Although the aqueous is a major factor in glaucoma filtration surgery, production of TGF-β will also be locally derived from the wound site. TGF-β isoforms can be produced by a variety of cells: TGF-β1, released predominantly from degranulating platelets; TGF-β2, locally produced in the aqueous, as discussed above; and TGF-β3 from inflammatory cells. At least two factors would be expected to alter the amount of TGF-β secreted and its degree of activation at the filtration wound site. First, surgery will invariably initiate the blood clotting cascade and, second, cause a breakdown in the blood–aqueous barrier. Plasmin and thrombospondin ^{63 64} produced by these events can then activate all three TGF-β isoforms. Hence, the profile of TGF-β activity at the wound site may be considerably altered by filtration surgery, complicated by the fact that the passage of aqueous through the filtration wound will result in a constantly changing environment. 

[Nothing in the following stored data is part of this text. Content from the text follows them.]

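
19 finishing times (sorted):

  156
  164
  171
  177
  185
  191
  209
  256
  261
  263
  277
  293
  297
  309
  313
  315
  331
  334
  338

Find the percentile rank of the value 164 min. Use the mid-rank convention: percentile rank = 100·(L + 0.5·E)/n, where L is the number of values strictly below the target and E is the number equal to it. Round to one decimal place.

7.9

Count below 164: L = 1; count equal: E = 1; n = 19.
Percentile rank = 100·(1 + 0.5·1)/19 = 100·1.5/19 = 7.895.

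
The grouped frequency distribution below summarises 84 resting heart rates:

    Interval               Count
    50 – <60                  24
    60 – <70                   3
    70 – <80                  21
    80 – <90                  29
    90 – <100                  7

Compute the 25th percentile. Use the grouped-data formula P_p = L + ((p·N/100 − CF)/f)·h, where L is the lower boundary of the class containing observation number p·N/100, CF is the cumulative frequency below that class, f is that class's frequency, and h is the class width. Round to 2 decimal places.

N = 84; target position k = 25/100 · 84 = 21.
Cumulative frequencies: 24, 27, 48, 77, 84.
Observation 21 falls in the class 50 – <60.
L = 50, CF = 0, f = 24, h = 10.
P25 = 50 + ((21 − 0)/24)·10 = 50 + 8.75 = 58.75.

58.75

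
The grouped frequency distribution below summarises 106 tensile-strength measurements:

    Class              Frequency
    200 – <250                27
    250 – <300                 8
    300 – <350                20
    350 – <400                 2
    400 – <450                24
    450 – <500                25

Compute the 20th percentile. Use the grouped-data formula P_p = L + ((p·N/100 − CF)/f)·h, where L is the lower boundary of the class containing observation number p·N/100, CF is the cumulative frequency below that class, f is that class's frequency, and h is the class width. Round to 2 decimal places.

239.26

N = 106; target position k = 20/100 · 106 = 21.2.
Cumulative frequencies: 27, 35, 55, 57, 81, 106.
Observation 21.2 falls in the class 200 – <250.
L = 200, CF = 0, f = 27, h = 50.
P20 = 200 + ((21.2 − 0)/27)·50 = 200 + 39.2593 = 239.259.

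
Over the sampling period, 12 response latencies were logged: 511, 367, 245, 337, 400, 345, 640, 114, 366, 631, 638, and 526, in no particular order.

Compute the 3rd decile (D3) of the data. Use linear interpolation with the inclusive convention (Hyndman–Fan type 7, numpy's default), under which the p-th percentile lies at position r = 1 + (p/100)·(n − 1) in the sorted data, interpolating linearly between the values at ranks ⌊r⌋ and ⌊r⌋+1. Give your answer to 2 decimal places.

Sorted: 114, 245, 337, 345, 366, 367, 400, 511, 526, 631, 638, 640.
n = 12.
r = 1 + (30/100)·(12 − 1) = 1 + 3.3 = 4.3.
Rank 4 is 345 and rank 5 is 366.
Interpolate: 345 + 0.3·(366 − 345) = 345 + 0.3·21 = 351.3.

351.30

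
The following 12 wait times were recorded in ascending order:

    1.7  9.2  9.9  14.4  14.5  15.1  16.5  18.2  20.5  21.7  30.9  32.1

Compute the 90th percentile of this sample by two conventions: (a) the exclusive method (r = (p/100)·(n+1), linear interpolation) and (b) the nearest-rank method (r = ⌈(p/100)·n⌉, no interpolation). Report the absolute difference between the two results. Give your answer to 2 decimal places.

n = 12.
(a) r = 11.7; between ranks 11 (30.9) and 12 (32.1): 31.74.
(b) the nearest-rank method: rank 11 → 30.9.
|31.74 − 30.9| = 0.84.

0.84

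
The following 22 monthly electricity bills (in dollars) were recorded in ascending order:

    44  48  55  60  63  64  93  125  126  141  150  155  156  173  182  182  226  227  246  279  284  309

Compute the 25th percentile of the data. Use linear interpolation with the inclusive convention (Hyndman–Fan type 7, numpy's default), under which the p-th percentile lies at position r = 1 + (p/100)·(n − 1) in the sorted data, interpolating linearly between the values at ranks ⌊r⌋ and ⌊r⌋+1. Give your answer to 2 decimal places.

71.25

n = 22.
r = 1 + (25/100)·(22 − 1) = 1 + 5.25 = 6.25.
Rank 6 is 64 and rank 7 is 93.
Interpolate: 64 + 0.25·(93 − 64) = 64 + 0.25·29 = 71.25.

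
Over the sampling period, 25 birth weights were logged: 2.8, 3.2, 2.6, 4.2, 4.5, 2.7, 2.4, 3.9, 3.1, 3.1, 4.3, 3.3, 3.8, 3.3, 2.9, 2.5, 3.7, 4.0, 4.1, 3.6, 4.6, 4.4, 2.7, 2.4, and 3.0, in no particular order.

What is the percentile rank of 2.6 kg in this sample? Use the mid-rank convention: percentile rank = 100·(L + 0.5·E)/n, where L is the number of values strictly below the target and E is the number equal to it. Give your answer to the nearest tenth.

Sorted: 2.4, 2.4, 2.5, 2.6, 2.7, 2.7, 2.8, 2.9, 3.0, 3.1, 3.1, 3.2, 3.3, 3.3, 3.6, 3.7, 3.8, 3.9, 4.0, 4.1, 4.2, 4.3, 4.4, 4.5, 4.6.
Count below 2.6: L = 3; count equal: E = 1; n = 25.
Percentile rank = 100·(3 + 0.5·1)/25 = 100·3.5/25 = 14.

14.0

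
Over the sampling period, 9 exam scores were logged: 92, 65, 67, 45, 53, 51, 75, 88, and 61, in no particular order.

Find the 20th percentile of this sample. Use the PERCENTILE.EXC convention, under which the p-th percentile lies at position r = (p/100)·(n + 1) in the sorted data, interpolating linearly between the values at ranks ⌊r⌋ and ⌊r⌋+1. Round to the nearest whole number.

51

Sorted: 45, 51, 53, 61, 65, 67, 75, 88, 92.
n = 9.
r = (20/100)·(9 + 1) = 2.
r is an integer, so P20 is the value at rank 2: 51.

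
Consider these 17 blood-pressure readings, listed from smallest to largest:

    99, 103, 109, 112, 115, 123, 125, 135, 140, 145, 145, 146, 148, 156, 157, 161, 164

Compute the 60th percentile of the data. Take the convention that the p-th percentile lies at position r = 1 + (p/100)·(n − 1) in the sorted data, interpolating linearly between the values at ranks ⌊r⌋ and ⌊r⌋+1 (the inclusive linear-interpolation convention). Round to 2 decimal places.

n = 17.
r = 1 + (60/100)·(17 − 1) = 1 + 9.6 = 10.6.
Rank 10 is 145 and rank 11 is 145.
Interpolate: 145 + 0.6·(145 − 145) = 145 + 0.6·0 = 145.

145.00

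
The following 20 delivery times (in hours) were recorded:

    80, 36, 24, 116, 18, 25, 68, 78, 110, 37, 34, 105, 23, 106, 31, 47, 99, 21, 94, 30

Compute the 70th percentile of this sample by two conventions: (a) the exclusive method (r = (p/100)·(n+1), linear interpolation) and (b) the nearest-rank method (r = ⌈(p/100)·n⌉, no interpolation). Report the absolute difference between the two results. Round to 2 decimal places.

9.80

Sorted: 18, 21, 23, 24, 25, 30, 31, 34, 36, 37, 47, 68, 78, 80, 94, 99, 105, 106, 110, 116.
n = 20.
(a) r = 14.7; between ranks 14 (80) and 15 (94): 89.8.
(b) the nearest-rank method: rank 14 → 80.
|89.8 − 80| = 9.8.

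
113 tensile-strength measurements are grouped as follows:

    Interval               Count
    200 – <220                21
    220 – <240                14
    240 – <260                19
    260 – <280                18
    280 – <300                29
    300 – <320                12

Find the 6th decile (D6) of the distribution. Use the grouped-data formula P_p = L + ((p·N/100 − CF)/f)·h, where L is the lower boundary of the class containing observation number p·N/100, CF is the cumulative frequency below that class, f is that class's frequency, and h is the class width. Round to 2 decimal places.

N = 113; target position k = 60/100 · 113 = 67.8.
Cumulative frequencies: 21, 35, 54, 72, 101, 113.
Observation 67.8 falls in the class 260 – <280.
L = 260, CF = 54, f = 18, h = 20.
P60 = 260 + ((67.8 − 54)/18)·20 = 260 + 15.3333 = 275.333.

275.33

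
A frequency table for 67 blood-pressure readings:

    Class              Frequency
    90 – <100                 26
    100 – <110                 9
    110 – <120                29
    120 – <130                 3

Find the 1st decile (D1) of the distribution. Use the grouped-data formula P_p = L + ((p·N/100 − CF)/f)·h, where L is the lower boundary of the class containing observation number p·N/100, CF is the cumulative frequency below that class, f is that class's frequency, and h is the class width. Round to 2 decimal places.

92.58

N = 67; target position k = 10/100 · 67 = 6.7.
Cumulative frequencies: 26, 35, 64, 67.
Observation 6.7 falls in the class 90 – <100.
L = 90, CF = 0, f = 26, h = 10.
P10 = 90 + ((6.7 − 0)/26)·10 = 90 + 2.57692 = 92.5769.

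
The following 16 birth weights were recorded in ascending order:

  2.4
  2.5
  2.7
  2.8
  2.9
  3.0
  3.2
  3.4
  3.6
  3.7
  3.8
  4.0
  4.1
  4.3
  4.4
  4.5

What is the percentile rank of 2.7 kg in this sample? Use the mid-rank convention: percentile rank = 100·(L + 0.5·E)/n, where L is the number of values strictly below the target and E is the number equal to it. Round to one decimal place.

15.6

Count below 2.7: L = 2; count equal: E = 1; n = 16.
Percentile rank = 100·(2 + 0.5·1)/16 = 100·2.5/16 = 15.62.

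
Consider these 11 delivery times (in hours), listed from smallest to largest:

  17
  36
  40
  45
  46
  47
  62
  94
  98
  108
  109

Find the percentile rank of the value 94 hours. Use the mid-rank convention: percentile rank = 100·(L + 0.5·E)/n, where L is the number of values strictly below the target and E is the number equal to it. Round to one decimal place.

68.2

Count below 94: L = 7; count equal: E = 1; n = 11.
Percentile rank = 100·(7 + 0.5·1)/11 = 100·7.5/11 = 68.18.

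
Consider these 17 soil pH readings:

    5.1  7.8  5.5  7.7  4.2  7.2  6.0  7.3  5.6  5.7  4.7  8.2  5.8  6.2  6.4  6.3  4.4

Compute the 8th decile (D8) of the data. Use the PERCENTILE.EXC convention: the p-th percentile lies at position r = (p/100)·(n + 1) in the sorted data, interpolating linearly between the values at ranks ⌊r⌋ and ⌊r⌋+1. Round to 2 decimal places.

7.46

Sorted: 4.2, 4.4, 4.7, 5.1, 5.5, 5.6, 5.7, 5.8, 6.0, 6.2, 6.3, 6.4, 7.2, 7.3, 7.7, 7.8, 8.2.
n = 17.
r = (80/100)·(17 + 1) = 14.4.
Rank 14 is 7.3 and rank 15 is 7.7.
Interpolate: 7.3 + 0.4·(7.7 − 7.3) = 7.3 + 0.4·0.4 = 7.46.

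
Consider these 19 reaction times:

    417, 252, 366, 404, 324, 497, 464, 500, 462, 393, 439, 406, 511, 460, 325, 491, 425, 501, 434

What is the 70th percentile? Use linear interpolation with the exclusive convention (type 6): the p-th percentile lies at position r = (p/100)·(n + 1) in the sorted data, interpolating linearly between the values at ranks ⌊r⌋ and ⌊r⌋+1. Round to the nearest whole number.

Sorted: 252, 324, 325, 366, 393, 404, 406, 417, 425, 434, 439, 460, 462, 464, 491, 497, 500, 501, 511.
n = 19.
r = (70/100)·(19 + 1) = 14.
r is an integer, so P70 is the value at rank 14: 464.

464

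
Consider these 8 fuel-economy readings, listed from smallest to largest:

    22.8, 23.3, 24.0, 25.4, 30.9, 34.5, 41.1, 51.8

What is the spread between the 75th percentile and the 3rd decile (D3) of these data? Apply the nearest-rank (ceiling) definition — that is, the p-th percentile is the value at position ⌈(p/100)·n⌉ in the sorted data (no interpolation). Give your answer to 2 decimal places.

n = 8.
P30: rank ⌈30/100·8⌉ = 3 → 24.
P75: rank ⌈75/100·8⌉ = 6 → 34.5.
Difference: 34.5 − 24 = 10.5.

10.50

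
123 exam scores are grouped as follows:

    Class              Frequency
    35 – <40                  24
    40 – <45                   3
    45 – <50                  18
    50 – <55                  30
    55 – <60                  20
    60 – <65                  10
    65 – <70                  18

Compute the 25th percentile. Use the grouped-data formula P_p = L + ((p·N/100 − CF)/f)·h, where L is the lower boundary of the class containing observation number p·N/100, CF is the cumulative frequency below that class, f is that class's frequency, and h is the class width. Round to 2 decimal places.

N = 123; target position k = 25/100 · 123 = 30.75.
Cumulative frequencies: 24, 27, 45, 75, 95, 105, 123.
Observation 30.75 falls in the class 45 – <50.
L = 45, CF = 27, f = 18, h = 5.
P25 = 45 + ((30.75 − 27)/18)·5 = 45 + 1.04167 = 46.0417.

46.04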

The implications of different peak activities of TGF-β–induced fibroblast functions may be explained physiologically. In a wound environment, the two early functions of fibroblasts are migration and proliferation. TGF-β is initially released by inflammatory cells and platelets at the wound site. At relatively low concentrations, it can act as a stimulant for fibroblast proliferation and as a weak chemoattractant (range, 10⁻¹³ to 10⁻¹² M). At this stage, a provisional matrix is deposited, which attenuates fibroblast proliferation. The concentration of TGF-β in the wound would then probably be much higher due to the stimulated increase in fibroblast number. Previous authors have suggested that at concentrations of >10⁻⁹ M, TGF-β is a potent stimulant of collagen production. ¹⁷ Thus, at around 10⁻⁹ M, TGF-β activity is adapted to collagen matrix deposition, with stimulated functions of fibroblast-mediated contraction, secondary to stimulated fibroblast migration and matrix remodeling. Hence, during normal evolution of the scarring process, the key functions of the fibroblast depend on its environment. In particular, the effects of growth factors determine fibroblast activity at any one time. Our in vitro results thus suggest that the biphasic effects of TGF-β determine the response of fibroblasts and that the role of TGF-β during HTF-mediated conjunctival wound healing is very much dependent on its concentration at the wound site. 

In summary, we have demonstrated that TGF-β is a potent stimulant of HTF fibroblast activity, suggesting its stimulatory role in the conjunctival scarring response. Because all three isoforms are probably present during the wound healing response after glaucoma filtration surgery, an important finding has been the fact that they behave in a similar manner. Finally, TGF-β actions are characterized by different concentration-dependent effects and different peak activities for stimulating various fibroblast functions, and its biphasic characteristics have implications for the timing and development of the conjunctival scarring response. Hence, TGF-β appears to be an important component of conjunctival scarring. Its potent effects make it a possible target agent for modulating the scarring response after glaucoma filtration surgery.